Longe vai a crise económica que afetou o investimento no ciclismo. Como vê agora a modalidade?
-O ciclismo português está em crescimento e a alargar a abrangência. Estamos a trabalhar variantes, como é o caso da pista, ainda recente. Temos cinco anos de trabalho. Há ainda o BTT e o BMX. Desde 2013, passámos de 11 mil praticantes para 17 mil federados.
O ciclismo de estrada continua a dominar as atenções?
-Está cada vez mais internacional e com grande nível à escala global. É altamente profissional. A federação tem tentado acompanhar uma onda positiva da modalidade, mas também do desporto à volta da bicicleta.
Qual é o maior desafio da Federação?
-A constante dependência de financiamento. É uma modalidade que não tem receitas próprias. Vive dos governos e dos patrocínios.
Qual a percentagem de dependência do Estado?
- Do orçamento geral, 46% advém do Estado. É, por isso mesmo, um orçamento de risco.
Referiu o desenvolvimento do ciclismo de pista. É uma aposta concreta da Federação?
-Os países mais desenvolvidos do mundo trabalham o seu alto rendimento a partir da pista. É aí que se trabalha a perfeição e que começam os grandes projetos.
Os resultados têm compensado...
-Estamos a acompanhar a vanguarda do rendimento, mas tem sido fantástico o sucesso dos nossos atletas. O projeto está em afirmação. Desafiamos mais jovens a virem praticar ciclismo de pista.
Há infraestruturas para esse crescimento?
-Temos uma pista [Anadia]. Até aqui, tem sido suficiente. Se continuarmos a crescer, veremos a necessidade. Para já, a concentração de meios num espaço daqueles, não só os aparelhos ao dispor, mas as pessoas, compensa. A grande aposta da Federação é valorizar os técnicos.
Até que ponto era importante a subida de uma equipa portuguesa a uma divisão superior?
-Precisamos urgentemente de uma equipa continental profissional, que seja a grande referência do ciclismo português nas grandes provas.
Pode estar para breve?
-Já estivemos mais longe. Vamos esperar que a onda positiva da modalidade continue. Vai acontecer, mais ano menos ano.

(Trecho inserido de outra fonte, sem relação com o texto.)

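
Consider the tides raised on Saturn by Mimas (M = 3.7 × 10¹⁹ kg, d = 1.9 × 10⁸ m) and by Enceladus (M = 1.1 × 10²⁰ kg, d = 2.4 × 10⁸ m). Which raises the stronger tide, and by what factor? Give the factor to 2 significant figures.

The tide-raising term goes as M/d³ (the gradient of a 1/d² field).
Mimas: (3.7 × 10¹⁹) / (1.9 × 10⁸)³ = 5.394 × 10⁻⁶
Enceladus: (1.1 × 10²⁰) / (2.4 × 10⁸)³ = 7.957 × 10⁻⁶
Ratio (larger/smaller) = 1.5

Enceladus, by a factor of ≈ 1.5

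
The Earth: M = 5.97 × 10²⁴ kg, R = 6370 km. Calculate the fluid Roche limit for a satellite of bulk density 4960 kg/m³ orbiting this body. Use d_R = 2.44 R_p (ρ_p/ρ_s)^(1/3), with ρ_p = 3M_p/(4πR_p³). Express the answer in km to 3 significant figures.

16100 km

ρ_p = 3M_p/(4πR_p³) = 3 × (5.97 × 10²⁴) / (4π × (6.37 × 10⁶ m)³) = 5510 kg/m³
d_R = 2.44 × 6370 km × (5510/4960)^(1/3)
    = 16100 km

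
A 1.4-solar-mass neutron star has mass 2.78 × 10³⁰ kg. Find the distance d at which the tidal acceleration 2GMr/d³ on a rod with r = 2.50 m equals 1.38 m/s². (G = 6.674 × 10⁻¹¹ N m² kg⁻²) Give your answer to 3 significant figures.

2GMr/d³ = a_tidal  ⇒  d = (2GMr / a_tidal)^(1/3)
d = (2 × 6.674×10⁻¹¹ × (2.78 × 10³⁰) × (2.50) / (1.38))^(1/3)
  = 8.76 × 10⁶ m

8.76 × 10⁶ m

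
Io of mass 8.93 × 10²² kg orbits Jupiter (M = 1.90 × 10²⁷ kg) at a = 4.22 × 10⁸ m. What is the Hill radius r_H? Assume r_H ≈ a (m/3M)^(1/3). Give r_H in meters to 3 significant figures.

1.06 × 10⁷ m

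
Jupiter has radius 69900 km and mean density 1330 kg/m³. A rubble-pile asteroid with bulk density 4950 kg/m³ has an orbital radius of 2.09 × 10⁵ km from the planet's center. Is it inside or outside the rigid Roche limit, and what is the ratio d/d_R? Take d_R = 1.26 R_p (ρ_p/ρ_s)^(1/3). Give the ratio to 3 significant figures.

outside; d/d_R ≈ 3.68

d_R = 1.26 × (69900 km) × (1330/4950)^(1/3) = 56830 km
d/d_R = (2.09 × 10⁵) / (56830) = 3.68
Since d/d_R > 1, the body is outside the Roche limit.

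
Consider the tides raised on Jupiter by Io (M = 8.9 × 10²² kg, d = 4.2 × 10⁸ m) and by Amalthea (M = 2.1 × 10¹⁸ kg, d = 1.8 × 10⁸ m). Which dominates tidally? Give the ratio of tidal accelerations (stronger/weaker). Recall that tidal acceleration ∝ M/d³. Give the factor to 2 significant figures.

Io, by a factor of ≈ 3300

Compare M/d³ for the two perturbers:
Io: (8.9 × 10²²) / (4.2 × 10⁸)³ = 1.201 × 10⁻³
Amalthea: (2.1 × 10¹⁸) / (1.8 × 10⁸)³ = 3.601 × 10⁻⁷
Ratio (larger/smaller) = 3300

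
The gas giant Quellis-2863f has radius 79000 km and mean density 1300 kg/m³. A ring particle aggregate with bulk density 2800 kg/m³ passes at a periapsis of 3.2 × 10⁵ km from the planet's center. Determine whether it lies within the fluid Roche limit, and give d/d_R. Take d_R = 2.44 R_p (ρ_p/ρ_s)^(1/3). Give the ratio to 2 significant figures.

d_R = 2.44 × (79000 km) × (1300/2800)^(1/3) = 1.493 × 10⁵ km
d/d_R = (3.2 × 10⁵) / (1.493 × 10⁵) = 2.1
Since d/d_R > 1, the body is outside the Roche limit.

outside; d/d_R ≈ 2.1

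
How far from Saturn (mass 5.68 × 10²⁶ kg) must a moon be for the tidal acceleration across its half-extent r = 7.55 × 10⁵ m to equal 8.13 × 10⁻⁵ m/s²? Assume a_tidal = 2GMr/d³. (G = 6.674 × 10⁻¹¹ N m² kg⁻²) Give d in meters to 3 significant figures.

8.90 × 10⁸ m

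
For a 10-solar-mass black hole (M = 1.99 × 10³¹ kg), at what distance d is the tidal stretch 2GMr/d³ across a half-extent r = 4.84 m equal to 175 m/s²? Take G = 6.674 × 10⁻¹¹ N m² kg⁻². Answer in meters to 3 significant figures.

2GMr/d³ = a_tidal  ⇒  d = (2GMr / a_tidal)^(1/3)
d = (2 × 6.674×10⁻¹¹ × (1.99 × 10³¹) × (4.84) / (175))^(1/3)
  = 4.19 × 10⁶ m

4.19 × 10⁶ m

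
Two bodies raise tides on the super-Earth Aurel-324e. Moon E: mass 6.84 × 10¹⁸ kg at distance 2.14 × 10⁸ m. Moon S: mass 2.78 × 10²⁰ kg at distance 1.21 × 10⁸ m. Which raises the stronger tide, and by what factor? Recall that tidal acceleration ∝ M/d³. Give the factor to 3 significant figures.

Compare M/d³ for the two perturbers:
Moon E: (6.84 × 10¹⁸) / (2.14 × 10⁸)³ = 6.979 × 10⁻⁷
Moon S: (2.78 × 10²⁰) / (1.21 × 10⁸)³ = 1.569 × 10⁻⁴
Ratio (larger/smaller) = 225

Moon S, by a factor of ≈ 225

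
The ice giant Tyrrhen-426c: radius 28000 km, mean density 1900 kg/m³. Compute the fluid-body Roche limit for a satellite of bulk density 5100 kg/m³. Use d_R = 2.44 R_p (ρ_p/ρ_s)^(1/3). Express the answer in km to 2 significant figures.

49000 km

d_R = 2.44 × 28000 km × (1900/5100)^(1/3)
    = 49000 km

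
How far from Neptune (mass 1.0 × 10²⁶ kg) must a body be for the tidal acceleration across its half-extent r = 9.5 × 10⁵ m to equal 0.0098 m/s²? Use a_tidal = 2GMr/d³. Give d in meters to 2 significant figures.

1.1 × 10⁸ m

2GMr/d³ = a_tidal  ⇒  d = (2GMr / a_tidal)^(1/3)
d = (2 × 6.674×10⁻¹¹ × (1.0 × 10²⁶) × (9.5 × 10⁵) / (0.0098))^(1/3)
  = 1.1 × 10⁸ m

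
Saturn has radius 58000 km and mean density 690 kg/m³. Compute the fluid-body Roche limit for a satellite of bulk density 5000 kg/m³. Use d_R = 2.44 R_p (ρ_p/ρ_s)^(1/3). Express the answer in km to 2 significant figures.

d_R = 2.44 × 58000 km × (690/5000)^(1/3)
    = 73000 km

73000 km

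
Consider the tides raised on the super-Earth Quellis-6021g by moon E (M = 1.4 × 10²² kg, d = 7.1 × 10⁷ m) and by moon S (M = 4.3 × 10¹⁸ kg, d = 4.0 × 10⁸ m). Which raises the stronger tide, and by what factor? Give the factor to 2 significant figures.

Moon E, by a factor of ≈ 5.8 × 10⁵

The tide-raising term goes as M/d³ (the gradient of a 1/d² field).
Moon E: (1.4 × 10²²) / (7.1 × 10⁷)³ = 3.912 × 10⁻²
Moon S: (4.3 × 10¹⁸) / (4.0 × 10⁸)³ = 6.719 × 10⁻⁸
Ratio (larger/smaller) = 5.8 × 10⁵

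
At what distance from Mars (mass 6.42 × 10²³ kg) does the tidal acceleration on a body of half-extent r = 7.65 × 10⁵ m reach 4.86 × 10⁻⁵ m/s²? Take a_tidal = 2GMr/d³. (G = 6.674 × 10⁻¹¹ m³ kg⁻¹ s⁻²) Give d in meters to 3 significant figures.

2GMr/d³ = a_tidal  ⇒  d = (2GMr / a_tidal)^(1/3)
d = (2 × 6.674×10⁻¹¹ × (6.42 × 10²³) × (7.65 × 10⁵) / (4.86 × 10⁻⁵))^(1/3)
  = 1.10 × 10⁸ m

1.10 × 10⁸ m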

Seria necessário investimento estatal?
-Não. Deverá ser sempre uma consequência do mercado, dos investimentos privados. E essa subida teria de partir de um clube.
O trabalho português é reconhecido lá fora?
-Temos bicicletas totalmente desenvolvidas em Portugal, ainda que com componentes internacionais. Levamos produtos nacionais para exibir lá fora. E fizemos uma candidatura à UCI, para que o nosso Centro de Alto Rendimento seja reconhecido como centro satélite mundial.
Em Sangalhos?
-Sim, na pista da Anadia. Queremos estar na rede dos centros de referência. Só há dois na Europa. O alto rendimento exige cada vez mais das federações. Só teremos desporto de excelência se procurarmos quem está na frente do conhecimento.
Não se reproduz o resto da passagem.